Two abandoned mines and their environs in California are being considered to be added to the Superfund National Priorities List, according to the U.S. Environmental Protection Agency.

The New Idria Mercury Mine site
The New Idria Mercury Mine site
The Blue Ledge Mine
The Blue Ledge Mine

The EPA says the New Idria Mercury Mine site located in San Benito County, affects waterways leading to the San Joaquin River and San Francisco Bay, and the Blue Ledge Mine in Siskiyou County discharges into streams in the Rogue River-Siskiyou National Forest and ultimately the Applegate Reservoir, a popular recreation area.

Nahal Mogharabi, press officer at the EPA San Francisco office, says a timeframe for the procurement and construction phases will be released as soon as investigations of the toxic sites are complete.

New Idria is an abandoned mercury mine located approximately 64 mi southeast of Hollister. The EPA says past mining operations have resulted in mercury contamination and acid mine drainage in San Carlos Creek, Silver Creek and a portion of Panoche Creek, at levels toxic to aquatic organisms. Environmental impacts extend more than 15 mi to creeks and wetland areas, endangered species habitat, and ultimately the San Joaquin River and the San Francisco Bay.

The Blue Ledge Mine is located on privately owned land surrounded by the Rogue River-Siskiyou National Forest, approximately 3 mi south of the Oregon-California border. Copper, cadmium, other metals and acid mine drainage from past copper and zinc mining operations have contaminated sediments and surface water at levels that are toxic to aquatic organisms, according to the EPA.

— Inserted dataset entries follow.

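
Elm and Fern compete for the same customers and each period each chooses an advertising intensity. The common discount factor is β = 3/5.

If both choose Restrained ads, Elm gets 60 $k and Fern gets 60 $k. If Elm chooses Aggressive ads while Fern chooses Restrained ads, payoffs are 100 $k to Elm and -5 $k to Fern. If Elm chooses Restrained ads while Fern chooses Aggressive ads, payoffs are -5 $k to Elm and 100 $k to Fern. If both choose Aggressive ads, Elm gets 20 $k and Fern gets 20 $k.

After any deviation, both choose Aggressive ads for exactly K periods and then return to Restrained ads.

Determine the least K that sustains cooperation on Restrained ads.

3

No profitable deviation requires (60−20)(β+…+β^K) ≥ 100−60, i.e. β+…+β^K ≥ 1 ≈ 1.0000.
With β = 3/5, the partial sums are K=1: 0.6000, K=2: 0.9600, K=3: 1.1760.
K = 3 is the first length at which the sum reaches 1.0000.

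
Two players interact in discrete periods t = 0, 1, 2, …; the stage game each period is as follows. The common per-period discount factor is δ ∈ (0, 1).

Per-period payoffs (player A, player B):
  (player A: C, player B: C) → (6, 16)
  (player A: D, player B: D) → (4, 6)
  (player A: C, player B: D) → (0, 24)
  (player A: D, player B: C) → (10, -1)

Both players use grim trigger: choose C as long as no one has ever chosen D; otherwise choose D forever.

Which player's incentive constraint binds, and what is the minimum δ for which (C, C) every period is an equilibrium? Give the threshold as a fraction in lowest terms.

player A; δ ≥ 2/3

player A: cooperation gives 6 each period; deviation gives 10 once then 4 forever.
  6/(1−δ) ≥ 10 + 4δ/(1−δ) ⇒ δ ≥ 4/6 = 2/3.
player B: cooperation gives 16 each period; deviation gives 24 once then 6 forever.
  δ ≥ 8/18 = 4/9.
Both must hold, so the binding constraint is player A's: δ ≥ 2/3.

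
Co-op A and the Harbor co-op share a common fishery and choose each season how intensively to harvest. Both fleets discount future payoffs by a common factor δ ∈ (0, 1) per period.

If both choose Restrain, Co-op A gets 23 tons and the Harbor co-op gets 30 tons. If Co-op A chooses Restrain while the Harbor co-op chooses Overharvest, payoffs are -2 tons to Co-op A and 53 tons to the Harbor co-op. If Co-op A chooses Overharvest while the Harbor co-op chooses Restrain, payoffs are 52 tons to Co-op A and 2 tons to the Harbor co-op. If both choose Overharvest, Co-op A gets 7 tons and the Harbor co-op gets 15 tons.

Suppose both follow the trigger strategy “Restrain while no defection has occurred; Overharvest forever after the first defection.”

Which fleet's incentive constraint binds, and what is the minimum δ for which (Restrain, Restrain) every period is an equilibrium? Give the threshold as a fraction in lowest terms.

For Co-op A: deviation gain 52−23 = 29, per-period punishment loss 23−7 = 16. IC gives δ ≥ 29/45.
For the Harbor co-op: gain 23, loss 15 per period, so δ ≥ 23/38.
The tighter constraint is Co-op A's, so cooperation needs δ ≥ 29/45.

Co-op A; δ ≥ 29/45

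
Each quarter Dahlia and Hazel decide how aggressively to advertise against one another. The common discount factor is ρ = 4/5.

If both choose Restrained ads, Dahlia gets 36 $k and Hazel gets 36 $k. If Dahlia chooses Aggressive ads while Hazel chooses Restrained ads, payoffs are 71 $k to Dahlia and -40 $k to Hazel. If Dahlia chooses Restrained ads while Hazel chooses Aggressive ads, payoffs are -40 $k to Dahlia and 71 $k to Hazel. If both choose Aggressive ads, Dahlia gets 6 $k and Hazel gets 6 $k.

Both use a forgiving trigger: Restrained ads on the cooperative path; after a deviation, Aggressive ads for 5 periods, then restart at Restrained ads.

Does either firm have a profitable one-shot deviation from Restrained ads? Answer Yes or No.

A one-shot deviation gives 71 now, then 6 for 5 periods, then back to 36.
Gain from deviating: (71−36) today; loss: (36−6) in each of the next 5 periods.
No-deviation condition: (36−6)(ρ+…+ρ^5) ≥ 71−36, i.e. ρ+…+ρ^5 ≥ 7/6.
At ρ = 4/5: ρ+…+ρ^5 = 2.6893 ≥ 1.1667.
So cooperation is sustainable.

No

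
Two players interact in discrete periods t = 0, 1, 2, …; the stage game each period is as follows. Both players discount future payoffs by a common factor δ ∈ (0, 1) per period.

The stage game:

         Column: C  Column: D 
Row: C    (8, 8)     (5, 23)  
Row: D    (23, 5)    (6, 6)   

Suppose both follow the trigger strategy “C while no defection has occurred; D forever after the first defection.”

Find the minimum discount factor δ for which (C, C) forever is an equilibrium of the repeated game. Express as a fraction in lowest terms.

15/17

Cooperation forever yields 8 each period: 8/(1−δ).
Deviating yields 23 once, then 6 forever: 23 + 6δ/(1−δ).
No profitable deviation requires 8/(1−δ) ≥ 23 + 6δ/(1−δ).
Multiplying by (1−δ): 8 ≥ 23(1−δ) + 6δ = 23 − 17δ.
So 17δ ≥ 15, i.e. δ ≥ 15/17.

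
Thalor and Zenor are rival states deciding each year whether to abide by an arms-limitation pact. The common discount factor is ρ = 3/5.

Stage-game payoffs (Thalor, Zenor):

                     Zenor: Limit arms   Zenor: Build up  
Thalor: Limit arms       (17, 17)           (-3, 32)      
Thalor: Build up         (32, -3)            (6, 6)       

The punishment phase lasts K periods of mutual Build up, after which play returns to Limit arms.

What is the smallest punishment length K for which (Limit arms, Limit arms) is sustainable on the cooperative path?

No profitable deviation requires (17−6)(ρ+…+ρ^K) ≥ 32−17, i.e. ρ+…+ρ^K ≥ 15/11 ≈ 1.3636.
With ρ = 3/5, the partial sums are K=1: 0.6000, K=2: 0.9600, K=3: 1.1760, K=4: 1.3056, K=5: 1.3834.
K = 5 is the first length at which the sum reaches 1.3636.

5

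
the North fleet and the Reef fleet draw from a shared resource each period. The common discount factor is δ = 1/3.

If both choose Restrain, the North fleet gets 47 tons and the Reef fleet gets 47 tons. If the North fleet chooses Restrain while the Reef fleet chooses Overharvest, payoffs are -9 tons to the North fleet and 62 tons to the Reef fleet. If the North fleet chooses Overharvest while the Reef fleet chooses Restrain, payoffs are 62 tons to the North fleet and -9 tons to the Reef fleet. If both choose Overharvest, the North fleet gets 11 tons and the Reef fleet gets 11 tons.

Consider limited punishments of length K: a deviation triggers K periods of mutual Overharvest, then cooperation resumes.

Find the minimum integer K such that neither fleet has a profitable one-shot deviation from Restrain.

2

Need Σ_{k=1}^{K} δ^k ≥ (62−47)/(47−11) = 0.4167 at δ = 1/3.
At K = 1 the sum is 0.3333 < 0.4167; at K = 2 it is 0.4444 ≥ 0.4167.
So the minimum punishment length is K = 2.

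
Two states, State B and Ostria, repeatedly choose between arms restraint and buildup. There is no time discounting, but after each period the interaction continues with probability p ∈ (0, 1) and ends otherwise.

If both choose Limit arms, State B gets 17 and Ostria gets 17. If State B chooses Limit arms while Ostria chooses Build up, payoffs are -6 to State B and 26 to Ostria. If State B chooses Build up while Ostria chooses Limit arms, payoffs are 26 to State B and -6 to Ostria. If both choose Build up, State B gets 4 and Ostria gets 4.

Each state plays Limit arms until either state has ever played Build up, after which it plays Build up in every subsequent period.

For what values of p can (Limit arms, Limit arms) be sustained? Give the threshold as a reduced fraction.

9/22

Expected cooperation value is 17 + p·17 + p²·17 + … = 17/(1−p); deviation gives 26 + p·4/(1−p).
17 ≥ 26(1−p) + 4p ⇒ 22p ≥ 9 ⇒ p ≥ 9/22.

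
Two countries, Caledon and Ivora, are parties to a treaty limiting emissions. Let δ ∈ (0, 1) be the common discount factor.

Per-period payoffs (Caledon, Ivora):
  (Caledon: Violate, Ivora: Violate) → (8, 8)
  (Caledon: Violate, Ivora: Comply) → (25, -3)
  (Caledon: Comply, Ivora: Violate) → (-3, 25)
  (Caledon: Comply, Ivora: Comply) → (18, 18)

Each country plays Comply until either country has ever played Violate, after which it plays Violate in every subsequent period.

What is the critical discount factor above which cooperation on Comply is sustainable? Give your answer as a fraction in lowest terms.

Cooperation forever yields 18 each period: 18/(1−δ).
Deviating yields 25 once, then 8 forever: 25 + 8δ/(1−δ).
No profitable deviation requires 18/(1−δ) ≥ 25 + 8δ/(1−δ).
Multiplying by (1−δ): 18 ≥ 25(1−δ) + 8δ = 25 − 17δ.
So 17δ ≥ 7, i.e. δ ≥ 7/17.

7/17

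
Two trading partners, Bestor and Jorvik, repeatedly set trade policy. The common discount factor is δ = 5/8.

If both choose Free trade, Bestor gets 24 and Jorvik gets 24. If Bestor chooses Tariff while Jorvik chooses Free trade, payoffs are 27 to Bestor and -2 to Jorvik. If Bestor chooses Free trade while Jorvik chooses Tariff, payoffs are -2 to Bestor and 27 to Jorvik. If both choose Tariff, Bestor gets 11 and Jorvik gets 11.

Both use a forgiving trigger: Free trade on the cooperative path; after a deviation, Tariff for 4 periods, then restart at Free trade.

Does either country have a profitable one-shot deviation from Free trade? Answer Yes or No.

A one-shot deviation gives 27 now, then 11 for 4 periods, then back to 24.
Gain from deviating: (27−24) today; loss: (24−11) in each of the next 4 periods.
No-deviation condition: (24−11)(δ+…+δ^4) ≥ 27−24, i.e. δ+…+δ^4 ≥ 3/13.
At δ = 5/8: δ+…+δ^4 = 1.4124 ≥ 0.2308.
So cooperation is sustainable.

No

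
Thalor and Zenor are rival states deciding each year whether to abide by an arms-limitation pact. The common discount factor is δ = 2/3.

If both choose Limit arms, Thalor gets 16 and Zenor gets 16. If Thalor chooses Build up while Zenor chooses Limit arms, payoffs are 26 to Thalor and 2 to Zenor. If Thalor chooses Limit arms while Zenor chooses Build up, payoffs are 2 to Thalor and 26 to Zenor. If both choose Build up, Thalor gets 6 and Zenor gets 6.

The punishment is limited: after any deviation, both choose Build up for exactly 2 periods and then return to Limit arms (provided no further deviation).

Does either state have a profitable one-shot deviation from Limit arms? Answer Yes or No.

A one-shot deviation gives 26 now, then 6 for 2 periods, then back to 16.
Gain from deviating: (26−16) today; loss: (16−6) in each of the next 2 periods.
No-deviation condition: (16−6)(δ+…+δ^2) ≥ 26−16, i.e. δ+…+δ^2 ≥ 1.
At δ = 2/3: δ+…+δ^2 = 1.1111 ≥ 1.0000.
So cooperation is sustainable.

No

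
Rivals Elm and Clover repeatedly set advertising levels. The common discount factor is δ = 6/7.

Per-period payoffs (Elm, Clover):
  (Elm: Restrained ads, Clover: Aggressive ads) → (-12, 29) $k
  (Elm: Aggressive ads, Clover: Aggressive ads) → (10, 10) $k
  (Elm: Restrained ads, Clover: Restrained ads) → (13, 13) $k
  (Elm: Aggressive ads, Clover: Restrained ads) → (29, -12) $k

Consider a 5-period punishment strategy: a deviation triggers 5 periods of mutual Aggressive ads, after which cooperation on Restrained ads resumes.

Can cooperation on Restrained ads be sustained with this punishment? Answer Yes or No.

A one-shot deviation gives 29 now, then 10 for 5 periods, then back to 13.
Gain from deviating: (29−13) today; loss: (13−10) in each of the next 5 periods.
No-deviation condition: (13−10)(δ+…+δ^5) ≥ 29−13, i.e. δ+…+δ^5 ≥ 16/3.
At δ = 6/7: δ+…+δ^5 = 3.2240 < 5.3333.
So cooperation is not sustainable.

No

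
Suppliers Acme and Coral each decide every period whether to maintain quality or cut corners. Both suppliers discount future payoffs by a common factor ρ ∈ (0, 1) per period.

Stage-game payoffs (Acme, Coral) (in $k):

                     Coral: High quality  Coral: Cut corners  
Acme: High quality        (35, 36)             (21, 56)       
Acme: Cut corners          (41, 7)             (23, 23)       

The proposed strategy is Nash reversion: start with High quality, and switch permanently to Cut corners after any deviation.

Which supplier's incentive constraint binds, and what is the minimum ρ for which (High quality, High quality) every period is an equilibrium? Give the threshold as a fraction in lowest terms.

Coral; ρ ≥ 20/33

Acme's threshold: (41−35)/(41−23) = 1/3.
Coral's threshold: (56−36)/(56−23) = 20/33.
1/3 < 20/33, so Coral binds and ρ* = 20/33.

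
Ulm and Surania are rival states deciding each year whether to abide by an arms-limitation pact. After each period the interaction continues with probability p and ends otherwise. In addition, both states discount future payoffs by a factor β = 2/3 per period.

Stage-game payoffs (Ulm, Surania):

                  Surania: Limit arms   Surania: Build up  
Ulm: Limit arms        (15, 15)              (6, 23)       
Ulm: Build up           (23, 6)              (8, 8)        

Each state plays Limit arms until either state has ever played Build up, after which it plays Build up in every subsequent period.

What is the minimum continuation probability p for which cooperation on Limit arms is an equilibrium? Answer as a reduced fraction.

4/5

Expected continuation weight on next period's payoff is β·p = 2/3·p, which plays the role of the discount factor.
Cooperation requires 2/3·p ≥ (23−15)/(23−8) = 8/15, hence p ≥ 4/5.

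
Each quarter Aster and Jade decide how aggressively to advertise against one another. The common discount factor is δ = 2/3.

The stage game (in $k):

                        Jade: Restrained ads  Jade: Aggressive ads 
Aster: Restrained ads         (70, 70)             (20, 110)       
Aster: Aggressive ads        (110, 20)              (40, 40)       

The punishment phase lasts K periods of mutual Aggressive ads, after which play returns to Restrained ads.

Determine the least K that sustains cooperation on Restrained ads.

3

Need Σ_{k=1}^{K} δ^k ≥ (110−70)/(70−40) = 1.3333 at δ = 2/3.
At K = 2 the sum is 1.1111 < 1.3333; at K = 3 it is 1.4074 ≥ 1.3333.
So the minimum punishment length is K = 3.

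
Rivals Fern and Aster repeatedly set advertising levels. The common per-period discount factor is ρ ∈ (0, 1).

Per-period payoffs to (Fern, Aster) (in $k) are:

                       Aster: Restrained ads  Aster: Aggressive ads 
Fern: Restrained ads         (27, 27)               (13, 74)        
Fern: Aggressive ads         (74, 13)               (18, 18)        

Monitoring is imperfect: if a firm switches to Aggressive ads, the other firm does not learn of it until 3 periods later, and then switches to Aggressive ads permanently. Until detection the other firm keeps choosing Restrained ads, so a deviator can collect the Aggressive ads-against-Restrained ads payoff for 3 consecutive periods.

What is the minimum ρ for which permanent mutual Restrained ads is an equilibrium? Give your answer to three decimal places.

0.943

Deviating for the 3 undetected periods gains 74−27 = 47 per period over cooperation, then loses 27−18 = 9 per period forever once punishment starts.
Gain: 47(1 + ρ + … + ρ^2); loss: 9·ρ^3/(1−ρ).
No profitable deviation ⇔ 47(1−ρ^3) ≤ 9·ρ^3, i.e. ρ^3 ≥ 47/(47+9) = 47/56.
Hence ρ ≥ (47/56)^(1/3) ≈ 0.943.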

In 2006 the EPA says it performed an emergency response action to stabilize waste rock that was releasing into Joe Creek, just downstream from Blue Ledge Mine. In 2010, the U.S. Forest Service received $12.4 million in American Reinvestment and Recovery Act funds plus $1.4 million from the ASARCO Environmental Trust to place the waste rock into an on-site repository. This work began last summer.

Mogharabi says that to date, there have been 1,627 sites listed on the NPL since 1980, 128 of which are in California.

Nationally, cleanup is underway or complete at 1,100 of the 1,627 sites.

With all Superfund sites, the EPA says it tries to identify and locate the parties potentially responsible for the contamination. For sites without financially viable potentially responsible parties, listing makes the sites eligible for federal funds that will enable completion of the cleanup.